Dove non si poteva realizzare il presepio con i personaggi principali ,ci si limitava all'immagine del Santo Bambino posta nel punto più visibile. Ogni chiesa anche la più sperduta e povera aveva il suo Bambinello lavorato in cera o col gesso o scolpito in legno. Un Natale senza l’effigie di Gesù bambino non sarebbe stato più Natale per gli abruzzesi, perciò sull'altare maggiore di ogni chiesa c’era una cuna in cui giaceva tra luci e fiori il Bambino o del tutto ignudo o rivestito di seriche vesti. 
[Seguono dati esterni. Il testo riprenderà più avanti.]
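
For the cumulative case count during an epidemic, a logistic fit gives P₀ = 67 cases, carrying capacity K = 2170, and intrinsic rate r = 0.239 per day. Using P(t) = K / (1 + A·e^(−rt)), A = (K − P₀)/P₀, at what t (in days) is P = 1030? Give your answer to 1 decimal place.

t ≈ 14.0 days

A = (2170 − 67)/67 = 31.38806
1030 = 2170/(1 + 31.38806·e^(−0.239t)) → 1 + 31.38806·e^(−0.239t) = 2.1068
e^(−0.239t) = 0.035262 → t = ln(28.35939)/0.239 = 3.34496/0.239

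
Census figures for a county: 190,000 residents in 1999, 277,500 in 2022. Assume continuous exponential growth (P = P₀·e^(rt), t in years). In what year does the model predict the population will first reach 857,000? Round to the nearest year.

r = ln(277500/190000) / 23 = 0.3788/23 ≈ 0.016469 per year
t = ln(857000/190000) / r = 1.50641/0.016469 ≈ 91.47 years after 1999

year 2090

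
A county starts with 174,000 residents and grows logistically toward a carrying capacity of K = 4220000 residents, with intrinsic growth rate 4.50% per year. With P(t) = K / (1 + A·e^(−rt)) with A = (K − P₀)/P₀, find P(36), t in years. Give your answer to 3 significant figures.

A = (4220000 − 174000)/174000 = 23.25287
P(36) = 4220000 / (1 + 23.25287·e^(−0.045·36)) = 4220000 / (1 + 23.25287·0.197899)
= 4220000 / 5.60171 ≈ 753340.93

≈ 753,000 residents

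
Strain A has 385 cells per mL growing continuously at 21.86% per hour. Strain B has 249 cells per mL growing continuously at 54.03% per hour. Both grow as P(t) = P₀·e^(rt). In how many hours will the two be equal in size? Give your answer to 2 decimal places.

t ≈ 1.35 hours

385·e^(0.2186t) = 249·e^(0.5403t)
385/249 = e^((0.5403 − 0.2186)t) → ln(1.54618) = 0.3217·t
t = 0.43579 / 0.3217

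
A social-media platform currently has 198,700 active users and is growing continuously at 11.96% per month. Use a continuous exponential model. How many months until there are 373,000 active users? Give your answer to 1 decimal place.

t ≈ 5.3 months

373000 = 198700 · e^(0.1196·t)
t = ln(373000/198700) / 0.1196 = ln(1.8772) / 0.1196 = 0.62978 / 0.1196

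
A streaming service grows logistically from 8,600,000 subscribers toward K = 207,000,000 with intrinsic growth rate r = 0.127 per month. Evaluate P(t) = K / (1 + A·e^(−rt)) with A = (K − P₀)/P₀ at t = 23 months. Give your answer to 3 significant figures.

≈ 92,300,000 subscribers

A = (207000000 − 8600000)/8600000 = 23.06977
P(23) = 207000000 / (1 + 23.06977·e^(−0.127·23)) = 207000000 / (1 + 23.06977·0.05388)
= 207000000 / 2.24299 ≈ 92287362.03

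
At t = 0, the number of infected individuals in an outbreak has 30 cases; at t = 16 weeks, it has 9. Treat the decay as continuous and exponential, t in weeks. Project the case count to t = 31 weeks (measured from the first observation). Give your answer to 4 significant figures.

r = ln(9/30) / 16 ≈ -0.075248 per week
P(31) = 30 · e^(-0.075248·31) = 30 · 0.09703 ≈ 2.91

≈ 2.911 cases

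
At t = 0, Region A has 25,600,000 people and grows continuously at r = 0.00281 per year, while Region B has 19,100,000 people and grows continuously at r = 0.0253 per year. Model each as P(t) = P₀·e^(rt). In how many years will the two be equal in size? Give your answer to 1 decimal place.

25600000·e^(0.00281t) = 19100000·e^(0.0253t)
25600000/19100000 = e^((0.0253 − 0.00281)t) → ln(1.34031) = 0.02249·t
t = 0.2929 / 0.02249

t ≈ 13.0 years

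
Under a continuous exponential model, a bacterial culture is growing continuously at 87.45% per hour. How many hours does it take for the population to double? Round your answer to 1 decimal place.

doubling time = ln(2) / |r| = 0.69315 / 0.8745

doubling time ≈ 0.8 hours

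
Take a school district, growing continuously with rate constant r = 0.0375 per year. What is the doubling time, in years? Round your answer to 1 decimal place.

doubling time = ln(2) / |r| = 0.69315 / 0.0375

doubling time ≈ 18.5 years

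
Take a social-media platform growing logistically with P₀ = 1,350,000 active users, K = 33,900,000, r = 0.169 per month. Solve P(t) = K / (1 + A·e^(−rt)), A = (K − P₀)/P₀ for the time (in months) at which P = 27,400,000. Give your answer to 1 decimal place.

A = (33900000 − 1350000)/1350000 = 24.11111
27400000 = 33900000/(1 + 24.11111·e^(−0.169t)) → 1 + 24.11111·e^(−0.169t) = 1.23723
e^(−0.169t) = 0.009839 → t = ln(101.63761)/0.169 = 4.62141/0.169

t ≈ 27.3 months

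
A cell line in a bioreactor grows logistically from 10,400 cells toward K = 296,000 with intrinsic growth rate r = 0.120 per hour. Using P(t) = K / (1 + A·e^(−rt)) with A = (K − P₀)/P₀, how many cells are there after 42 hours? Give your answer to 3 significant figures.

A = (296000 − 10400)/10400 = 27.46154
P(42) = 296000 / (1 + 27.46154·e^(−0.12·42)) = 296000 / (1 + 27.46154·0.006474)
= 296000 / 1.17778 ≈ 251320.48

≈ 251,000 cells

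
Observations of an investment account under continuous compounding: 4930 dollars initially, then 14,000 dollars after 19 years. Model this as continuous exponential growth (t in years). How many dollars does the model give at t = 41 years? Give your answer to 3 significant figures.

r = ln(14000/4930) / 19 ≈ 0.054933 per year
P(41) = 4930 · e^(0.054933·41) = 4930 · 9.50896 ≈ 46879.16

≈ 46,900 dollars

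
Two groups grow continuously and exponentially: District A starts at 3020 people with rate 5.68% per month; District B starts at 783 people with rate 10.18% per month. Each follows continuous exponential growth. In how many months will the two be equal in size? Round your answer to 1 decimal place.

3020·e^(0.0568t) = 783·e^(0.1018t)
3020/783 = e^((0.1018 − 0.0568)t) → ln(3.85696) = 0.045·t
t = 1.34988 / 0.045

t ≈ 30.0 months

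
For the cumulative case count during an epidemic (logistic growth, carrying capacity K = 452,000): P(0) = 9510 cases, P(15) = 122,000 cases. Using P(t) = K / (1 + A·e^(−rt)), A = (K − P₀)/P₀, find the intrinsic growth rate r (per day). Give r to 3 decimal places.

A = (452000 − 9510)/9510 = 46.52892
122000 = 452000/(1 + 46.52892·e^(−r·15)) → e^(−15r) = (3.70492 − 1)/46.52892 = 0.058134
r = −ln(0.058134)/15 = 2.845/15

r ≈ 0.190 per day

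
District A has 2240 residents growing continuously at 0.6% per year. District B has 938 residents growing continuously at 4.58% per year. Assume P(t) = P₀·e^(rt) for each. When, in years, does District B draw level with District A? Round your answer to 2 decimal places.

2240·e^(0.006t) = 938·e^(0.0458t)
2240/938 = e^((0.0458 − 0.006)t) → ln(2.38806) = 0.0398·t
t = 0.87048 / 0.0398

t ≈ 21.87 years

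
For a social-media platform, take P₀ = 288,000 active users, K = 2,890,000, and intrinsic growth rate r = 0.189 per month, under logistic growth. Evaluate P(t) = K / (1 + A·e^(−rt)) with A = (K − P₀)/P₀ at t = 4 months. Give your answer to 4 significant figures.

A = (2890000 − 288000)/288000 = 9.03472
P(4) = 2890000 / (1 + 9.03472·e^(−0.189·4)) = 2890000 / (1 + 9.03472·0.469541)
= 2890000 / 5.24217 ≈ 551298.3

≈ 551,300 active users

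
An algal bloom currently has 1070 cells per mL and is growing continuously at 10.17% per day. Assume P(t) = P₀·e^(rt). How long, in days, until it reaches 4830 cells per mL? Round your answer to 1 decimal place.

4830 = 1070 · e^(0.1017·t)
t = ln(4830/1070) / 0.1017 = ln(4.51402) / 0.1017 = 1.50719 / 0.1017

t ≈ 14.8 days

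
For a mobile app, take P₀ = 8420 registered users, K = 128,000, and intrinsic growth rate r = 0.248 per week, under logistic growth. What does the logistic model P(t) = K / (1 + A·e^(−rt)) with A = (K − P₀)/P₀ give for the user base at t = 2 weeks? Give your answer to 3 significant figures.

A = (128000 − 8420)/8420 = 14.2019
P(2) = 128000 / (1 + 14.2019·e^(−0.248·2)) = 128000 / (1 + 14.2019·0.608962)
= 128000 / 9.64841 ≈ 13266.43

≈ 13,300 registered users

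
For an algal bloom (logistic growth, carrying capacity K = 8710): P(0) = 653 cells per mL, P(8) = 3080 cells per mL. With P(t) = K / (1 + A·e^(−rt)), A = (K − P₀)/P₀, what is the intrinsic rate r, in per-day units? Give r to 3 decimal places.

A = (8710 − 653)/653 = 12.33844
3080 = 8710/(1 + 12.33844·e^(−r·8)) → e^(−8r) = (2.82792 − 1)/12.33844 = 0.148149
r = −ln(0.148149)/8 = 1.90954/8

r ≈ 0.239 per day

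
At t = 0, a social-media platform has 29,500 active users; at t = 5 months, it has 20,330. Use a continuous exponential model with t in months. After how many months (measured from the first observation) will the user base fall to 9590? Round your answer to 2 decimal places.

r = ln(20330/29500) / 5 ≈ -0.074459 per month
t = ln(9590/29500) / r = -1.12367 / -0.074459 ≈ 15.091

t ≈ 15.09 months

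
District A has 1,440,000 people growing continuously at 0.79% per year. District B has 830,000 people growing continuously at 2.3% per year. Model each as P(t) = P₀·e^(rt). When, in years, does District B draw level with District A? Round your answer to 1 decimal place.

1440000·e^(0.0079t) = 830000·e^(0.023t)
1440000/830000 = e^((0.023 − 0.0079)t) → ln(1.73494) = 0.0151·t
t = 0.55097 / 0.0151

t ≈ 36.5 years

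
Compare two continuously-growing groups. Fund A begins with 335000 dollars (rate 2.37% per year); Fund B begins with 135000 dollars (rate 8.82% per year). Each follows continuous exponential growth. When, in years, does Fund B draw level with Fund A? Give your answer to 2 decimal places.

335000·e^(0.0237t) = 135000·e^(0.0882t)
335000/135000 = e^((0.0882 − 0.0237)t) → ln(2.48148) = 0.0645·t
t = 0.90886 / 0.0645

t ≈ 14.09 years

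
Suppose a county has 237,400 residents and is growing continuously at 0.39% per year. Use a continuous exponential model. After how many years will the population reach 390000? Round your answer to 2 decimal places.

390000 = 237400 · e^(0.0039·t)
t = ln(390000/237400) / 0.0039 = ln(1.6428) / 0.0039 = 0.4964 / 0.0039

t ≈ 127.28 years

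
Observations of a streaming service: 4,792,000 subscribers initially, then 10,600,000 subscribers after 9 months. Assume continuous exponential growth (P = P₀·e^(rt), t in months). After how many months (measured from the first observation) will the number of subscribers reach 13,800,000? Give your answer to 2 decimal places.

r = ln(10600000/4792000) / 9 ≈ 0.088212 per month
t = ln(13800000/4792000) / r = 1.05772 / 0.088212 ≈ 11.991

t ≈ 11.99 months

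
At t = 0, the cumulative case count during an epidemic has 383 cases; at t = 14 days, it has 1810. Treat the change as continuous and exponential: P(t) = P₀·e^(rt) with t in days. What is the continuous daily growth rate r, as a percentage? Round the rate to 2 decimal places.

1810 = 383 · e^(r·14)
e^(14r) = 1810/383 = 4.72585
r = ln(4.72585) / 14 = 1.55305 / 14

r ≈ 11.09% per day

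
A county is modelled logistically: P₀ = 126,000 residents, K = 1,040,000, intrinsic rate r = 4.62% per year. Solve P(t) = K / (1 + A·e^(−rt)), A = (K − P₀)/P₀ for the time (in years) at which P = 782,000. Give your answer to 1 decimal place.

A = (1040000 − 126000)/126000 = 7.25397
782000 = 1040000/(1 + 7.25397·e^(−0.0462t)) → 1 + 7.25397·e^(−0.0462t) = 1.32992
e^(−0.0462t) = 0.045482 → t = ln(21.98683)/0.0462 = 3.09044/0.0462

t ≈ 66.9 years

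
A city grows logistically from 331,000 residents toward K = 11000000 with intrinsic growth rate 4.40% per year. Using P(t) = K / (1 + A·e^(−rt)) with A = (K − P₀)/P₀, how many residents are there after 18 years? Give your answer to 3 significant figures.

≈ 705,000 residents

A = (11000000 − 331000)/331000 = 32.23263
P(18) = 11000000 / (1 + 32.23263·e^(−0.044·18)) = 11000000 / (1 + 32.23263·0.452938)
= 11000000 / 15.59938 ≈ 705156.11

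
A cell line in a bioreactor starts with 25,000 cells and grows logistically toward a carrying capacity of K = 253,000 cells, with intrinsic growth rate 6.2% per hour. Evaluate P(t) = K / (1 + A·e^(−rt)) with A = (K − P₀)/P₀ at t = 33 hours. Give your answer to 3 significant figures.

≈ 116,000 cells

A = (253000 − 25000)/25000 = 9.12
P(33) = 253000 / (1 + 9.12·e^(−0.062·33)) = 253000 / (1 + 9.12·0.129251)
= 253000 / 2.17877 ≈ 116120.67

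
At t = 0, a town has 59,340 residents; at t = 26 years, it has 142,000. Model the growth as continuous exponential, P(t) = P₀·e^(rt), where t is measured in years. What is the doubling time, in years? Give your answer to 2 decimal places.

doubling time ≈ 20.65 years

r = ln(142000/59340) / 26 = ln(2.39299) / 26 ≈ 0.033559 per year
doubling time = ln 2 / |r| = 0.69315 / 0.033559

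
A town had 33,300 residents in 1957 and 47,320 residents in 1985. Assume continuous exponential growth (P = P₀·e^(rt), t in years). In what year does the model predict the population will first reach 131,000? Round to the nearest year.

year 2066

r = ln(47320/33300) / 28 = 0.35138/28 ≈ 0.012549 per year
t = ln(131000/33300) / r = 1.36964/0.012549 ≈ 109.14 years after 1957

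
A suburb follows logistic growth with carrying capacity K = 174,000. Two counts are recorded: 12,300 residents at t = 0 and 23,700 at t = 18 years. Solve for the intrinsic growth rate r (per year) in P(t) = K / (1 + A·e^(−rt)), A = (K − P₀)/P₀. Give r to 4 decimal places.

A = (174000 − 12300)/12300 = 13.14634
23700 = 174000/(1 + 13.14634·e^(−r·18)) → e^(−18r) = (7.34177 − 1)/13.14634 = 0.482398
r = −ln(0.482398)/18 = 0.72899/18

r ≈ 0.0405 per year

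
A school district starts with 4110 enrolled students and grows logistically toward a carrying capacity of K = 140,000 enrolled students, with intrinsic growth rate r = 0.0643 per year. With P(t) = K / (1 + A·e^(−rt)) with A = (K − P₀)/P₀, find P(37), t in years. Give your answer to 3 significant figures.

A = (140000 − 4110)/4110 = 33.06326
P(37) = 140000 / (1 + 33.06326·e^(−0.0643·37)) = 140000 / (1 + 33.06326·0.092634)
= 140000 / 4.06278 ≈ 34459.17

≈ 34,500 enrolled students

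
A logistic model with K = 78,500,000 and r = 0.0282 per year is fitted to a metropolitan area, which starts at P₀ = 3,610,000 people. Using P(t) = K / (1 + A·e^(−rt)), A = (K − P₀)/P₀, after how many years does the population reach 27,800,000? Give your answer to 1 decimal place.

A = (78500000 − 3610000)/3610000 = 20.74515
27800000 = 78500000/(1 + 20.74515·e^(−0.0282t)) → 1 + 20.74515·e^(−0.0282t) = 2.82374
e^(−0.0282t) = 0.087912 → t = ln(11.37505)/0.0282 = 2.43142/0.0282

t ≈ 86.2 years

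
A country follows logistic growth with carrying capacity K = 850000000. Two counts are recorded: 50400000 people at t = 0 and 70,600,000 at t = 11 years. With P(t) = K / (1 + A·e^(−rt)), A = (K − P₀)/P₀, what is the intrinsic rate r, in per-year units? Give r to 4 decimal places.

r ≈ 0.0330 per year

A = (850000000 − 50400000)/50400000 = 15.86508
70600000 = 850000000/(1 + 15.86508·e^(−r·11)) → e^(−11r) = (12.03966 − 1)/15.86508 = 0.695847
r = −ln(0.695847)/11 = 0.36263/11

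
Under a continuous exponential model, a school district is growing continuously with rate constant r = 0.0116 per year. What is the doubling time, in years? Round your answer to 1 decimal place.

doubling time = ln(2) / |r| = 0.69315 / 0.0116

doubling time ≈ 59.8 years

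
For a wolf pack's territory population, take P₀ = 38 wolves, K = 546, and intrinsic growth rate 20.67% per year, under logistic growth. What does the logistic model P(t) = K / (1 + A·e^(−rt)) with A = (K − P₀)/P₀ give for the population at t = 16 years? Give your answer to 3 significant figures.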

Il Santo Bambino e la devozione in Abruzzo


Particolarmente legate al culto del Bambino Gesù sono delle statuette che lo raffigurano in fasce, con tessuti pregiati, talvolta disteso, altre volte in piedi e benedicente con la corona. Si tratta di effigi dei Santi Bambini che i missionari in Terra Santa riportavano da lì al ritorno nei luoghi d'origine. Esse divennero subito immagini veneratissime dalla popolazione, alle quali si attribuivano speciali poteri taumaturgici e il ruolo di protettori della comunità, proprio per la loro provenienza Gerusalemme e Betlemme. 
Il più famoso è il Bambino della chiesa di Santa Maria d'Aracoeli a Roma del XV secolo, che tuttavia è una copia, essendo stato rubato l'originale dal 1994, il cui legno proverrebbe addirittura dal Getsemani. Molti altri se ne diffusero nel periodo compreso tra Seicento e Ottocento, e proprio al XVIII secolo si datano i "Santi Bambini" abruzzesi.
Fra i tanti Bambinelli che venivano esposti nel corso degli anni a Natale all’adorazione dei fedeli nelle chiese della regione, ne rimangono solo quattro che si distinguono per origine, fattura e grande valore storico-artistico. Essi sono il Santo Bambino di Calascio conservato nella Chiesa di Santa Maria delle Grazie, il Santo Bambino di Lama dei Peligni nella chiesa di San Nicola, il Bambino di Palena venerato nella Chiesa di Sant’Antonio e il Bambino di Bisenti conservato nella Parrocchiale. 
Le quattro statuine hanno una caratteristica in comune: provengono, secondo antichi documenti, direttamente dalla Terra Santa.